Clean growth: provide information that contributes to making sure that water-dependent sectors have the water that is needed and encourage innovation related to how these sectors use water. This will also support SDG 9 Industry, innovation and infrastructure.
Modern and resilient infrastructure: provide information that contributes to ongoing investments to infrastructure by all levels of government, the private sector and the public. It will help them remain functional in the face of water-related events including floods and storms. This will also support the SDG 9 Industry, innovation and infrastructure.
Clean energy: provide continued access to accurate and reliable real time data on water quantity to ensure continued safe operation of hydroelectric and nuclear energy generation. This will also support SDG 7 Affordable and clean energy.
Healthy coasts and oceans: provide information that supports safe navigation and the operation of wastewater facilities in rivers that are connected to coastal ecosystems and the oceans. This will also support SDG 14 Life below water.
Pristine lakes and rivers: help to preserve rivers and lakes by ensuring that correct data and information on water flow and level continues to be available to inform decisions relating to safe navigation, the design and operation of wastewater facilities, environmental assessments and enforcement activities. This will also support SDG 6 Clean water and sanitation.
Sustainably managed lands and forests: contribute to monitoring and understanding the water cycle and the impacts of climate change on Canada’s ecosystems to help manage lands and forests sustainably. This will also support SDG 15 Life on land.
Healthy wildlife populations: provide water data and develop water prediction capacity to support informed and effective wildlife management interventions. This will also support SDG 15 Life on land.
Clean drinking water: making water quantity information available to support interventions that may be required to preserve or restore the quality of water in communities impacted by water pollution. This will also support SDG 3 Good health and well-being and SDG 6 Clean water and sanitation.
Sustainable food: provide water data and enable the water quantity prediction systems to better understand the water cycle including flood and drought to support the sustainable management of Canada’s agricultural sector. This will also support the SDG 2 Zero hunger.
Connecting Canadians with nature: support safe enjoyment of outdoor activities by ensuring that water quantity data continues to be available to the public. This will also support SDG 11 Sustainable cities and communities.

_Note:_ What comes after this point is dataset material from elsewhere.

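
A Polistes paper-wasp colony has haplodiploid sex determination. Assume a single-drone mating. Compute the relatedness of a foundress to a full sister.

Haplodiploid full sisters inherit their father's entire haploid genome identically (contributing 1/2) and on average half of their mother's contribution (1/2 · 1/2 = 1/4); r = 1/2 + 1/4 = 3/4.

0.75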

Safe and healthy communities: ensure that water quantity information continues to be available to support water management decisions for the well-being of Canada’s communities. This will also support SDG 11 Sustainable cities and communities
Canada's water resources are important for:
- a diverse and complex natural ecosystem
- many water-dependent economic sectors and activities
The changing climate will intensify weather extremes leading to water variability across the country. For example, increased severity of heatwaves will lead to droughts, while more intense rainfall will increase urban flood risks. This change in availability and distribution of water is having effects on economic sustainability, public safety and national security. This can be through:
- the ability to grow crops
- produce power
- protect communities from floods and wildfires
Water-related disasters have a direct impact on:
- the environment
- economy prosperity
Protecting Canada's water resource starts with the following:
- knowing where the water is
- where the water is going
- predicting how the water may behave
- using knowledge to inform water management decisions
Stakeholders and Canadians need to have access to timely and reliable water quantity and distribution information for decision-making. Monitoring and reporting on the progress of this program, and its contributions to SDGs and FSDS goals will be conducted through existing mechanisms and reports.